Because London’s focus is so wide, and his aim so collective, he writes arguments, as opposed to people. James, for instance, is essentially history’s vehicle, with wants, and later, regrets, that make appearances in the story, but never back him into a corner to reveal the contents of his moral fabric. For the humans in The Scarlet Plague, a universal substance is revealed early on and never refuted: they are creatures who resort to base means to survive when there is nothing left. It is true, even and especially, for James himself.

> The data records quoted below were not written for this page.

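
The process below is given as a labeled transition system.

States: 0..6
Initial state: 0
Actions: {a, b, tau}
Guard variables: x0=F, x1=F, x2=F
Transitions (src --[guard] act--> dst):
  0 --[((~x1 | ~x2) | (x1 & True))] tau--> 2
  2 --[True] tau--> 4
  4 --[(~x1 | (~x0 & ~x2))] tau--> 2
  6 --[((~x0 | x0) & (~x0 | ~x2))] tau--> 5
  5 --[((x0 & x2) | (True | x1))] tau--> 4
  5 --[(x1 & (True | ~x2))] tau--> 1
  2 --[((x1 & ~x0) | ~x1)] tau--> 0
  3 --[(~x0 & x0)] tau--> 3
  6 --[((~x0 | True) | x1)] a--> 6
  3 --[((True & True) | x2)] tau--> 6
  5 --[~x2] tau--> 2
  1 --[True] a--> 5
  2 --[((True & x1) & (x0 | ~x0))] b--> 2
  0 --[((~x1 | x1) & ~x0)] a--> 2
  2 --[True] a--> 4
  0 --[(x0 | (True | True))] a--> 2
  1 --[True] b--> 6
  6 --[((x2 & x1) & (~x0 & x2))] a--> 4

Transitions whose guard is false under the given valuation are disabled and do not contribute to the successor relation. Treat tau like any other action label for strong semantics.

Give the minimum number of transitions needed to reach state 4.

Answer: 2

Trace:
BFS to 4:
  Layer 0: {0}
  Layer 1: {2}
  Layer 2: {4}
4 enters at depth 2; path a·a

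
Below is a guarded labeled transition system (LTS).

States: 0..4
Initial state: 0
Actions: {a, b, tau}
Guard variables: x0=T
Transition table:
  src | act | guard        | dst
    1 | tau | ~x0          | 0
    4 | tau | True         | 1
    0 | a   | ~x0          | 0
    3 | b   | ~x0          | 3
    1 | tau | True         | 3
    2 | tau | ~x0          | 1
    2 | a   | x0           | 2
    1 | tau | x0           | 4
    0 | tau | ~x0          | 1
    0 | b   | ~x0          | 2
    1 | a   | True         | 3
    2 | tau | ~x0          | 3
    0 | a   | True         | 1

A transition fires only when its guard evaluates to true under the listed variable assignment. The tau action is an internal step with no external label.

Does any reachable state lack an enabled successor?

Reach set: {0,1,3,4}
  0: a→1  [1 exit(s)]
  1: a→3  tau→3  tau→4  [3 exit(s)]
  3: ∅  [deadlock]
  4: tau→1  [1 exit(s)]
witness 3: a·tau

Answer: DEADLOCK at state 3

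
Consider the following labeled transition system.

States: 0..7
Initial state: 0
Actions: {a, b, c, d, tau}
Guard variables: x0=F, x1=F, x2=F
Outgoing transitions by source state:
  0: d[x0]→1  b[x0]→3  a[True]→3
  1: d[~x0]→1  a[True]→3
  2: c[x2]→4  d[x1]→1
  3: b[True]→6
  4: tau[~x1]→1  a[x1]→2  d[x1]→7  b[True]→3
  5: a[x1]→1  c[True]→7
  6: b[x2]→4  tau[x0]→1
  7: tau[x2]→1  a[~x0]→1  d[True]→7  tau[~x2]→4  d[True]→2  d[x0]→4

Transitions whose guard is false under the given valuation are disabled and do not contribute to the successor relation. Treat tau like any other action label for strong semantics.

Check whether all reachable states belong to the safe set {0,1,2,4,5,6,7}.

Answer: INVARIANT VIOLATED at state 3

Working:
Safe = {0,1,2,4,5,6,7}
Reach set: {0,3,6}
  0: ✓
  3: ✗ unsafe
  6: ✓
witness against invariant: a → 3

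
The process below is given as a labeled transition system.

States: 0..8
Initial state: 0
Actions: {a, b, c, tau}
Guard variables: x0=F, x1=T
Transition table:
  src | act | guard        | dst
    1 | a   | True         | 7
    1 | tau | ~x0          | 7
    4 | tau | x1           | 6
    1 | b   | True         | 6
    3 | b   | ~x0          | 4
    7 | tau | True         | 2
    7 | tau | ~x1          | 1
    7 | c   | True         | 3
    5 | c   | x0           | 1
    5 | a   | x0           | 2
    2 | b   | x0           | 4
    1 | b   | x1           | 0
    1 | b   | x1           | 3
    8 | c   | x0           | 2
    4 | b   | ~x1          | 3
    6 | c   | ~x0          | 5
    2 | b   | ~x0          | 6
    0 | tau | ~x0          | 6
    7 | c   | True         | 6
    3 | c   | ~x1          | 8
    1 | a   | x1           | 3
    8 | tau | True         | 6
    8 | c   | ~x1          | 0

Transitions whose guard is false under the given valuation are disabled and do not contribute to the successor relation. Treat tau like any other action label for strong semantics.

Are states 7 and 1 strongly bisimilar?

Refine partition for ~:
  π0 = {{0,1,2,3,4,5,6,7,8}}
  π1 = {{0,4,8},{1},{2,3},{5},{6},{7}}
  π2 = {{0,4,8},{1},{2},{3},{5},{6},{7}}
Fixed point at round 3; 7 class(es).
7∈{7}, 1∈{1}

Answer: NOT BISIMILAR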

But trouble arrives in later chapters when London tries to introduce some interpersonal conflict, after society has collapsed, when James encounters some other survivors, and is subject to their cruelty after years wandering rural California alone––one in particular, who takes the name “Chauffeur” as a symbol to assert his pride over the fallen elite he once served. It is there that his complexity stops. An argument and not a person, Chauffeur’s exaggerated and ceaseless brutality is used to contest that violence and selfishness win out in a world with no structure. He’s also a former member of the working class, which London uses to argue that the poor and overworked, long pushed to the margins of society, will take up Rousseau’s promise and eat the rich, if pushed far enough. These points are intriguing, but the apparatus that’s used to make them isn’t. Even more distilled is Chauffeur’s wife-prisoner, the once wealthy, once ruling class Vesta, who is perfectly beautiful, perfectly pitiable, and little more than a walking symbol of grandeur brought low.
It makes sense, though, however ruthlessly it strips the characters, because London makes clear that in this circumstance, the makings of character have no bearing: “Everybody died anyway, the good and the bad, the efficients, and the weaklings, those that loved to live and those that scorned to live. They passed. Everything passed.”